The DataFrame's structure will match the query results:
- Columns will be named according to the SELECT statement
- Data types will be converted from BigQuery types to Go types
- NULL values are properly tracked using the boolean mask approach
Examples:
gp := gpandas.GoPandas{}
query := `SELECT name, age, city
FROM dataset.users
WHERE age > 25`
df, err := gp.QueryBigQuery(query, "my-project-id")
// Result DataFrame:
// name | age | city
// Alice | 30 | New York
// Bob | 35 | Chicago
// Charlie | 28 | Boston
Note: Requires appropriate Google Cloud credentials to be configured in the environment.
func (GoPandas) Read_csv ¶
Read_csv reads a CSV file from the specified filepath and converts it into a DataFrame.
It opens the CSV file, reads the header to determine the column names, and then reads all the records.
The function checks for errors during file operations and ensures that the CSV file is not empty.
It initializes data columns based on the number of headers and populates them with the corresponding values from the records.
If the number of columns in any row is inconsistent with the header, that row is skipped.
All values are stored as strings in StringSeries with proper null handling.
Parameters:
filepath: A string representing the path to the CSV file to be read.
Returns:
A pointer to a DataFrame containing the data from the CSV file, or an error if the operation fails.
func (GoPandas) Read_csv_typed ¶
func (gp GoPandas) Read_csv_typed(filepath string, columnTypes map[string]any) (*dataframe.DataFrame, error)
Read_csv_typed reads a CSV file and creates typed Series based on the provided column types.
This is similar to Read_csv but allows specifying column types for automatic type conversion.

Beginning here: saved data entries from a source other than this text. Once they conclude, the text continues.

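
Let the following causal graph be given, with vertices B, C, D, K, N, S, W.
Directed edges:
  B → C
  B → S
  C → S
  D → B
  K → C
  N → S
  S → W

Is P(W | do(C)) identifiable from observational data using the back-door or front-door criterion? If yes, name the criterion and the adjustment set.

desc(C)\{C}={S,W}; candidates ⊆ {B,D,K,N}.
size 0: {}; under {} C still reaches {B,D,K,S,W} ∋ W.
{B}: C⊥W given {B} in G with C→· removed — back-door holds.
P(W|do(C)) = Σ_{B} P(W|C,B)·P(B).

P(W|do(C)): backdoor, adjust for {B}.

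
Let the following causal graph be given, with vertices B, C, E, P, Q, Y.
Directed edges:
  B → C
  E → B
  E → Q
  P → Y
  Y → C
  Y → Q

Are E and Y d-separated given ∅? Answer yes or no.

Bayes-Ball from E | ∅ reaches {B,C,Q}.
Y ∉ reach(E|∅) ⇒ E ⊥ Y | ∅.

Yes — E ⊥ Y | ∅.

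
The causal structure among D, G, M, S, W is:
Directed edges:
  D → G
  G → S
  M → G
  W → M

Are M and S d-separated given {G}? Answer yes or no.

Bayes-Ball from M | {G} reaches {D,W}.
S ∉ reach(M|{G}) ⇒ M ⊥ S | {G}.

Yes — M ⊥ S | {G}.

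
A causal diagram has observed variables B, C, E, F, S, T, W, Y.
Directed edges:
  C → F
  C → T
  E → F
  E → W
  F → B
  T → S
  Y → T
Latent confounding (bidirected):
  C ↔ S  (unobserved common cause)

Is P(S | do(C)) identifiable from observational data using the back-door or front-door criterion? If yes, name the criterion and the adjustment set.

desc(C)\{C}={B,F,S,T}; candidates ⊆ {E,W,Y}.
C↔S: latent back-door arc(s) into C.
size 0: {}; under {} C still reaches {S} ∋ S.
size 1: {E}, {W}, {Y}; under {E} C still reaches {S} ∋ S.
size 2: {E,W}, {E,Y}, {W,Y}; under {E,W} C still reaches {S} ∋ S.
C↔S cannot be blocked by any observed set — no back-door set.
{T}: (i) intercepts every directed C→S path; (ii) no back-door C→{T}; (iii) {C} blocks every back-door {T}→S. Front-door holds.
P(S|do(C)) = Σ_{T} P(T|C) Σ_{C'} P(S|T,C')P(C').

P(S|do(C)): frontdoor, adjust for {T}.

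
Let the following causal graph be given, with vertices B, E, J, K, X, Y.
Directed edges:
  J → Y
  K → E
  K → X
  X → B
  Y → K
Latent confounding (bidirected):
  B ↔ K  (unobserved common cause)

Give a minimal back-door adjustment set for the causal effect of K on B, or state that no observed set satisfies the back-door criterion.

K→B: no observed back-door set.

desc(K)\{K}={B,E,X}; candidates ⊆ {J,Y}.
K↔B: latent back-door arc(s) into K.
size 0: {}; under {} K still reaches {B,J,Y} ∋ B.
size 1: {J}, {Y}; under {J} K still reaches {B,Y} ∋ B.
size 2: {J,Y}; under {J,Y} K still reaches {B} ∋ B.
K↔B cannot be blocked by any observed set — no back-door set.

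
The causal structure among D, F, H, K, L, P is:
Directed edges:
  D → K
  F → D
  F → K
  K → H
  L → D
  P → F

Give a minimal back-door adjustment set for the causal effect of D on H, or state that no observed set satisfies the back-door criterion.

desc(D)\{D}={H,K}; candidates ⊆ {F,L,P}.
size 0: {}; under {} D still reaches {F,H,K,L,P} ∋ H.
{F}: D⊥H given {F} in G with D→· removed — back-door holds.

D→H: minimal back-door set {F}.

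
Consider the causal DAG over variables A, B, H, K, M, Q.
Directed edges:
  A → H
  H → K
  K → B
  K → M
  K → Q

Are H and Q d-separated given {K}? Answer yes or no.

Yes — H ⊥ Q | {K}.

Bayes-Ball from H | {K} reaches {A}.
Q ∉ reach(H|{K}) ⇒ H ⊥ Q | {K}.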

Empty strings in the CSV are treated as null values for non-string types.
Parameters:
filepath: A string representing the path to the CSV file to be read. columnTypes: A map defining the expected type for each column (FloatCol, IntCol, StringCol, BoolCol)
Returns:
A pointer to a DataFrame containing the typed data from the CSV file, or an error if the operation fails.
func (GoPandas) Read_sql ¶
Read_sql executes a SQL query against a database and returns the results as a DataFrame.
Parameters:
query: The SQL query string to execute.
db_config: A DbConfig struct containing database connection parameters:
- database_server: Type of database ("sqlserver" or other)
- server: Database server hostname or IP
- port: Database server port
- database: Database name
- username: Database user
- password: Database password
Returns:
- A pointer to a DataFrame containing the query results.
- An error if the database connection, query execution, or data processing fails.
The DataFrame's structure will match the query results:
- Columns will be named according to the SELECT statement
- Data types will be inferred from the database types
- NULL values are properly tracked using the boolean mask approach
Examples:
gp := gpandas.GoPandas{}
config := DbConfig{
database_server: "sqlserver",
server: "localhost",
port: "1433",
database: "mydb",
username: "user",
password: "pass",
}
query := `SELECT employee_id, name, department
FROM employees
WHERE department = 'Sales'`
df, err := gp.Read_sql(query, config)
// Result DataFrame:
// employee_id | name | department
// 1 | John | Sales
// 2 | Alice | Sales
// 3 | Bob | Sales
type TypeColumn ¶
type TypeColumn[T comparable] []T
TypeColumn represents a slice of a comparable type T.